Beyond filter failure

1 min read

I decided to replace my RSS reader from Feedly to InoReader. Both are a solid solution for feed consumption with advanced features that replaced what used to be Google Reader. After subscribing to Feedly Pro for over an year, the main reason for a change was not being able to edit my tags, which was critical if you use them a a secondary form of bookmarking (on a related note, i’ve also moved from delicious to Pinboard).

InoReader represented a fresh start for all my feeds, with a power user feature that allowed me to detect inactive or low activity feeds, cleaning up some of the 400+ subscriptions I had from the Google Reader days. One of these folders is Agencies and Studios, a bundle quite similar to the popular Twitter list i’ve built the past few years.

While cleaning up those feeds, i’ve realised that many web and advertising agencies that used to have RSS feeds no longer maintain it (or even bothered to create a proper feed) and even Google had their feeds broken.

This all happened in the same week where i’ve tried Inbox by Google, a new email experience that filters the most important messages into easy to digest bundles, coupled with productivity tools such as highlights and reminders.

Add this to the crowded space that Facebook’s Newsfeed is becoming and to similar experiences on TwitterPinterest and the latest Flipboard, and i’ve suddenly realised that it’s becoming harder to get a pure stream of information.

“It’s not information overload. It’s filter failure.”

― Clay Shirky

What was once (on the golden days of blogging) an exchange of information based on open standarts is becoming a filtered experience based on algorithms that shape how we view the world and even how we feel.
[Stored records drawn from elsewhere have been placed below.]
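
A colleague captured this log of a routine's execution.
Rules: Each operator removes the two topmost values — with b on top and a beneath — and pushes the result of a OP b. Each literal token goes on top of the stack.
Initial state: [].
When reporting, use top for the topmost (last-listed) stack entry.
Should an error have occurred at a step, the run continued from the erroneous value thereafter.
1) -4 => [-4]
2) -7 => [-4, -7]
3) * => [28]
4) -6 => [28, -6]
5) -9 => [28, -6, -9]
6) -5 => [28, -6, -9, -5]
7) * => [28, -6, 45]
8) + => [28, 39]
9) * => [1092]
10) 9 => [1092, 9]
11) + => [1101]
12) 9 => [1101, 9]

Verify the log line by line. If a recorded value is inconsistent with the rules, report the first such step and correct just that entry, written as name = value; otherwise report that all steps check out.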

As a long time advocate of the open web, it’s hard for me to accept that the filters we’ve found to address the information overload problem are biased toward algorithms and do not take into account the network effects of the social web. There are a few exceptions: Nuzzel and even Medium’s newsletter take into consideration the social context, but nonetheless are partial views on what happened on those services.
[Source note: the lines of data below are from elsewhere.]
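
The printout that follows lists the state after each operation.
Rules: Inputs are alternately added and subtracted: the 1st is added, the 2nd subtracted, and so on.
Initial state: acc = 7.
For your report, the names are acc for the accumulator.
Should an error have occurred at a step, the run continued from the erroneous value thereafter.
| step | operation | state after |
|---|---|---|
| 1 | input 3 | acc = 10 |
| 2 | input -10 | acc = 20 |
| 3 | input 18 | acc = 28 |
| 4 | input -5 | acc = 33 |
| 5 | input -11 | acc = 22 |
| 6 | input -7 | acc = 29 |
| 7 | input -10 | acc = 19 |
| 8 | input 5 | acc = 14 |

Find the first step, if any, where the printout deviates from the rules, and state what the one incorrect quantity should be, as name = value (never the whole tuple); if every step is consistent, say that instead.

step 3, acc = 38

1. acc = 7 + 3 = 10 (verified)
2. acc = 10 - -10 = 20 (same as recorded)
3. acc = 20 + 18 = 38 (first mismatch against the printout)
That makes step 3 the first incorrect line — acc = 38 is what it should show.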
It’s becoming increasingly harder to get unfiltered information straight from the sources (many sites have dropped RSS feeds), which seems counterintuitive when Google is giving more weight to recent information, something where RSS excels (with technologies such as pubsubhub).

I’m afraid the web/tech community has done a lousy job promoting RSS, and even people i consider tech savvy aren’t aware how to use RSS or how it would improve the way they consume information. Between a Facebook newsfeed shaped by commercial interests and a raw stream of information powered by RSS, i’d rather have the later.

At least i’d know it’s not filter failure, only too many feeds subscribed.